There is a way. I've placed this code in an include file that is included in most of my php pages. Let this serve an an example, and modify to suit your own needs. My goal was to have the php page headers look more like a standard html header.

<?php
global $HTTP_IF_MODIFIED_SINCE;
$if_modified_since = preg_replace('/;.*$/', '', $HTTP_IF_MODIFIED_SINCE);
$mtime = filemtime($filename);
$etag = '"'.md5($mtime).'"';
$gmdate_mod = gmdate('D, d M Y H:i:s', $mtime) . ' GMT';
if ($if_modified_since == $gmdate_mod) {
header("HTTP/1.0 304 Not Modified");
}
else {
header("Connection: Keep-Alive");
header("ETag: $etag");
header("Last-Modified: $gmdate_mod");
header("Keep-Alive: timeout=5, max=100");
header('Expires: Mon, 26 Jul 1997 05:00:00 GMT');
header('Cache-Control: no-store, no-cache, must-revalidate');
header('Cache-Control: post-check=0, pre-check=0', FALSE);
header('Pragma: no-cache');
}
?>

<aside> Posting the same question in different forums will generate more flax than response, and it is bad form.
You'll soon discover that WW is a most helpful place (as long you you keep rabbit recipies out of Foo.) </aside>

And, in case no else has mentioned it yet, Welcome to WebmasterWorld.

shaowei

4:45 am on Feb 16, 2005 (gmt 0)

10+ Year Member



Thanz grandpa.

It works! However, is that any way that i can forbid some response header to be shown. For example, with your help, now i can add in any response header that I want. However, I could not get rid of headers like X-Powered-By, Cache-Control that I would not want.

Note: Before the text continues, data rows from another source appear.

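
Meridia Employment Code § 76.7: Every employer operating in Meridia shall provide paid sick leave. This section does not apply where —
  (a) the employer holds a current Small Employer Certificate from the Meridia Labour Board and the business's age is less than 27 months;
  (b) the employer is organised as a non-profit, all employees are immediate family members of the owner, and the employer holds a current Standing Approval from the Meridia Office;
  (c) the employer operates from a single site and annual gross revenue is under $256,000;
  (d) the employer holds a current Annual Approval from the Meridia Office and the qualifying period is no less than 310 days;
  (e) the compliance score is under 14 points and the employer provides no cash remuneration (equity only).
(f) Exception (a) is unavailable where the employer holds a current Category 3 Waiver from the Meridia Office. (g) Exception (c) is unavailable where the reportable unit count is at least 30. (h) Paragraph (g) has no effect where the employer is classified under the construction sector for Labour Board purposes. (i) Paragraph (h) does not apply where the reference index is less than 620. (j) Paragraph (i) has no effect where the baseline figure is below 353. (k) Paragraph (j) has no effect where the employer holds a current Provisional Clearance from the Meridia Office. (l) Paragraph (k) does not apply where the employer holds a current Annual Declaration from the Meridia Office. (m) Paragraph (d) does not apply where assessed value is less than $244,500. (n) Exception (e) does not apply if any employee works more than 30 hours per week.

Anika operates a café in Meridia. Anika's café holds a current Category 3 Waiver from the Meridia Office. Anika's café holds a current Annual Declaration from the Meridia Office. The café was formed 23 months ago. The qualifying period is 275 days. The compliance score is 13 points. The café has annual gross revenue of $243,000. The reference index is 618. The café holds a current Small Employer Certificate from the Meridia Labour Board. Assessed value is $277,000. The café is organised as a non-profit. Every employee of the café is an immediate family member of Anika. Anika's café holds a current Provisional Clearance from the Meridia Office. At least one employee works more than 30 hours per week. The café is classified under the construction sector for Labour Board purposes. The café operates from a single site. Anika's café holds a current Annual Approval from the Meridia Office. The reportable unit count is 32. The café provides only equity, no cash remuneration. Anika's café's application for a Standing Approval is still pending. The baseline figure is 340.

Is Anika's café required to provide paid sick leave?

Exception (a)'s conditions are all satisfied: a current Small Employer Certificate is held; the business's age is 23 months, less than the 27 months limit. Turning to paragraph (f): (f) is triggered — a current Category 3 Waiver is held. Exception (a) does not apply.
Exception (b) fails — no current Standing Approval is held.
Exception (c): the employer operates from a single site; annual gross revenue is $243,000, under the $256,000 limit — every condition holds. Applying paragraphs (g)–(l): (g) is engaged (the reportable unit count is 32, meeting the 30 threshold), but is set aside by (h): (h) operates against (g): the café is classified under the construction sector. (i) operates (the reference index is 618, less than the 620 limit), but yields to (j): (j) operates against (i): the baseline figure is 340, below the 353 limit. (k) applies (a current Provisional Clearance is held), but is overridden by (l): (l) operates against (k): a current Annual Declaration is held. Exception (c) stands.
Exception (d) fails — the qualifying period is 275 days, short of 310 days.
Exception (e): the compliance score is 13 points, under the 14 points limit; remuneration is equity-only — every condition holds. But: (n) operates against (e): at least one employee exceeds 30 hours/week. So (e) is unavailable.

No — exception (c) applies; Anika's café is not required to provide paid sick leave.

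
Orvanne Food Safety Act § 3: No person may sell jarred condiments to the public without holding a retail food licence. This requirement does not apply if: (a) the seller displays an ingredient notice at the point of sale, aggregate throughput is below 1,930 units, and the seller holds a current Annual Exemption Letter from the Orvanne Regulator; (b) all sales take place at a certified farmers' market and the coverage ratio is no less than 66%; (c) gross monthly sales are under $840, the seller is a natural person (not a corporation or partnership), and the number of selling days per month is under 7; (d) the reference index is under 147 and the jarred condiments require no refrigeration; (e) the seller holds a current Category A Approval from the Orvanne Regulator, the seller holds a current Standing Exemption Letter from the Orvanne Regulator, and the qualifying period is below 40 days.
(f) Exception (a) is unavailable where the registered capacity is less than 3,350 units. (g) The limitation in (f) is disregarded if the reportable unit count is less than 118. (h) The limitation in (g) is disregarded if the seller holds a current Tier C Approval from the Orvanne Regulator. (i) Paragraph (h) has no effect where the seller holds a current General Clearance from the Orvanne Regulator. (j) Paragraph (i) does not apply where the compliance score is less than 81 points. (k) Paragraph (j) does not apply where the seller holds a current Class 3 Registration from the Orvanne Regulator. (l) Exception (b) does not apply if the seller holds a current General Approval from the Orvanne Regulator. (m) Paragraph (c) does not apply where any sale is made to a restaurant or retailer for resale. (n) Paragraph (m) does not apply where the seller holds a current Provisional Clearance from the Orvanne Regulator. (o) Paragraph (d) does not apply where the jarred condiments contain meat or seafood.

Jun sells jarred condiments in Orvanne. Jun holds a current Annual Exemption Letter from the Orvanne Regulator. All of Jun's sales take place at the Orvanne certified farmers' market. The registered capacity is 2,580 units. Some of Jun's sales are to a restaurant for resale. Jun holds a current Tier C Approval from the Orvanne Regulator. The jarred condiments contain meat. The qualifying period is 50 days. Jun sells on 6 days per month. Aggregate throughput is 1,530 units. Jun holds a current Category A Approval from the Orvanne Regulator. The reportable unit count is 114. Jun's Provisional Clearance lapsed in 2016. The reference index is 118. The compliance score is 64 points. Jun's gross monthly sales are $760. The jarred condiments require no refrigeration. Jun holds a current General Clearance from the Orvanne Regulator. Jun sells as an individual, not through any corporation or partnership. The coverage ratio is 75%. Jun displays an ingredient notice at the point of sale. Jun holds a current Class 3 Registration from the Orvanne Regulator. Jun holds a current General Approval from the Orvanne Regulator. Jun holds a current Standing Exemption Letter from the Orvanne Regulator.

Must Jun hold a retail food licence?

No — exception (a) applies; Jun is not required to hold a retail food licence.

Exception (a) is satisfied on its face — an ingredient notice is displayed; aggregate throughput is 1,530 units, below the 1,930 units limit; a current Annual Exemption Letter is held. Considering the limiting provisions: (f) would limit (a) — the registered capacity is 2,580 units, less than the 3,350 units limit — but (g) sets (f) aside: (g) applies — the reportable unit count is 114, less than the 118 limit. (h) is engaged (a current Tier C Approval is held), but yields to (i): (i) applies — a current General Clearance is held. (j) would limit (i) — the compliance score is 64 points, less than the 81 points limit — but (k) sets (j) aside: (k) is triggered — a current Class 3 Registration is held. Exception (a) stands.
Exception (b): all sales are at a certified farmers' market; the coverage ratio is 75%, meeting the 66% threshold — every condition holds. However, paragraph (l) must be considered: (l) operates against (b): a current General Approval is held. Exception (b) does not apply.
Exception (c) is satisfied on its face — gross monthly sales are $760, under the $840 limit; the seller is a natural person; the number of selling days per month is 6, under the 7 limit. But: (m) is triggered — some sales are to a restaurant for resale. (n) is not engaged (the Provisional Clearance is not current), so (m) stands. So (c) is unavailable.
Exception (d): the reference index is 118, under the 147 limit; the jarred condiments are shelf-stable — every condition holds. But applying paragraph (o): (o) operates — the jarred condiments contain meat. (d) is therefore removed.
Exception (e) fails — the qualifying period is 50 days, not below 40 days.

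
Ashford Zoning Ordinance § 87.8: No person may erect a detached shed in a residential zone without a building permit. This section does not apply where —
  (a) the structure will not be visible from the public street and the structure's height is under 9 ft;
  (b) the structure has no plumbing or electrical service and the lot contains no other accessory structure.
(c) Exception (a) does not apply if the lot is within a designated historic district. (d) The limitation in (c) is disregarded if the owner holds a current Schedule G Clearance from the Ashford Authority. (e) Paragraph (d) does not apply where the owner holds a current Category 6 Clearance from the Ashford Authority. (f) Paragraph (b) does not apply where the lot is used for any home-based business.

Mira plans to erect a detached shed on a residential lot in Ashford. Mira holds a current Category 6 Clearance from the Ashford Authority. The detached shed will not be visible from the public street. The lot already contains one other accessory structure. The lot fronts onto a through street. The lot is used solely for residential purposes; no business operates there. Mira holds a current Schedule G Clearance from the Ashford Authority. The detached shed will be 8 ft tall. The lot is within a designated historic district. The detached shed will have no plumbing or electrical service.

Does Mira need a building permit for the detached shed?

Yes — Mira must obtain a building permit.

Exception (a) is satisfied on its face — the structure will not be visible from the street; the structure's height is 8 ft, under the 9 ft limit. But: (c) operates against (a): the lot is in a historic district. (d) would limit (c) — a current Schedule G Clearance is held — but (e) sets (d) aside: (e) operates against (d): a current Category 6 Clearance is held. Exception (a) does not apply.
Exception (b) fails — the lot already has another accessory structure.
None of the exceptions is available; § 87.8 applies in full.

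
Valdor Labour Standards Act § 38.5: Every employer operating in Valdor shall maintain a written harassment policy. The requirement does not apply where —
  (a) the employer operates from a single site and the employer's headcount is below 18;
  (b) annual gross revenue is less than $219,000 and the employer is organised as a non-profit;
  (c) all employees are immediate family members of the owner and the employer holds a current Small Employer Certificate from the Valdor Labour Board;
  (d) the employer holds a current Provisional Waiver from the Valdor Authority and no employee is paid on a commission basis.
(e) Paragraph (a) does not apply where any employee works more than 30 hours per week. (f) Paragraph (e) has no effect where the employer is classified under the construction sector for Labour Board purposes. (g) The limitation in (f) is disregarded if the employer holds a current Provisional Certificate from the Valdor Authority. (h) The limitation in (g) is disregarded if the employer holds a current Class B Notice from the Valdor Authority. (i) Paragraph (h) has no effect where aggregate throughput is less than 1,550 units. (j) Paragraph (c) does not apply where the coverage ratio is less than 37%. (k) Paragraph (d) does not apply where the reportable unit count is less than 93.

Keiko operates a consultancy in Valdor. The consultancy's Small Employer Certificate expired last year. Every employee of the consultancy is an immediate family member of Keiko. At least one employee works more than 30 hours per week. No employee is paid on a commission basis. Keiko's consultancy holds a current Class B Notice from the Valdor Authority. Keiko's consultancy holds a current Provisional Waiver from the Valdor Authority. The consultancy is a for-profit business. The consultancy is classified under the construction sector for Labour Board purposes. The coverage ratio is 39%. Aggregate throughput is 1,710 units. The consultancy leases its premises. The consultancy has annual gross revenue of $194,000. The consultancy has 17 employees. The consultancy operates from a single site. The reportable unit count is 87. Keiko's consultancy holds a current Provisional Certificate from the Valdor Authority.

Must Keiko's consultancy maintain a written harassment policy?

All of (a)'s requirements are met (the employer operates from a single site; the employer's headcount is 17, below the 18 limit). Under paragraphs (e)–(i): (e) would limit (a) — at least one employee exceeds 30 hours/week — but (f) sets (e) aside: (f) operates against (e): the consultancy is classified under the construction sector. (g) applies (a current Provisional Certificate is held), but is displaced by (h): (h) applies — a current Class B Notice is held. (i), which would lift (h), is inapplicable — aggregate throughput is 1,710 units, not less than 1,550 units. So (a) applies.
Exception (b) does not apply: the employer is for-profit.
Exception (c) does not apply: the Small Employer Certificate has expired.
All of (d)'s requirements are met (a current Provisional Waiver is held; no employee is paid on commission). But applying paragraph (k): (k) is engaged — the reportable unit count is 87, less than the 93 limit. (d) is therefore removed.

No — exception (a) applies; Keiko's consultancy is not required to maintain a written harassment policy.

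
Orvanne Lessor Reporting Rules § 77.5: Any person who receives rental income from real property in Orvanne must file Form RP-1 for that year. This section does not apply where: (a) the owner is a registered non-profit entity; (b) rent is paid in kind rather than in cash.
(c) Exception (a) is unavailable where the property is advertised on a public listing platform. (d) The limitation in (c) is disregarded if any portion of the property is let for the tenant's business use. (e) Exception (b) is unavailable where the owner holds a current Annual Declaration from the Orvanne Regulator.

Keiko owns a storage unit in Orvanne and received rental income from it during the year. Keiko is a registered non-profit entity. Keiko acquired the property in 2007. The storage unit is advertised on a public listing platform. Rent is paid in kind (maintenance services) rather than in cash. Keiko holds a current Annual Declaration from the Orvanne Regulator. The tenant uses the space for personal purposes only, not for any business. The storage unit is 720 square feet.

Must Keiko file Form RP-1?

Exception (a): Keiko is a registered non-profit — every condition holds. Turning to paragraphs (c)–(d): (c) is triggered — the property is publicly advertised. (d) is inapplicable (the space is used for personal purposes only), so (c) stands. (a) is therefore removed.
All of (b)'s requirements are met (rent is paid in kind). But applying paragraph (e): (e) operates — a current Annual Declaration is held. (b) is therefore removed.
No exception displaces § 77.5.

Yes — Keiko must file Form RP-1.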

Is there anyway to get rid of such headers?

grandpa

5:00 am on Feb 16, 2005 (gmt 0)

WebmasterWorld Senior Member 10+ Year Member Top Contributors Of The Month



Hmmm, I haven't had the pleasure of trying to suppress specific headers. But if I wanted to, I would start looking at the header function [us3.php.net] documentation.

Let us know how it turns out.

thijsnetwork

2:12 pm on Feb 16, 2005 (gmt 0)

10+ Year Member



You can switch of the X-Powered-By header by changing your php.ini configuration file.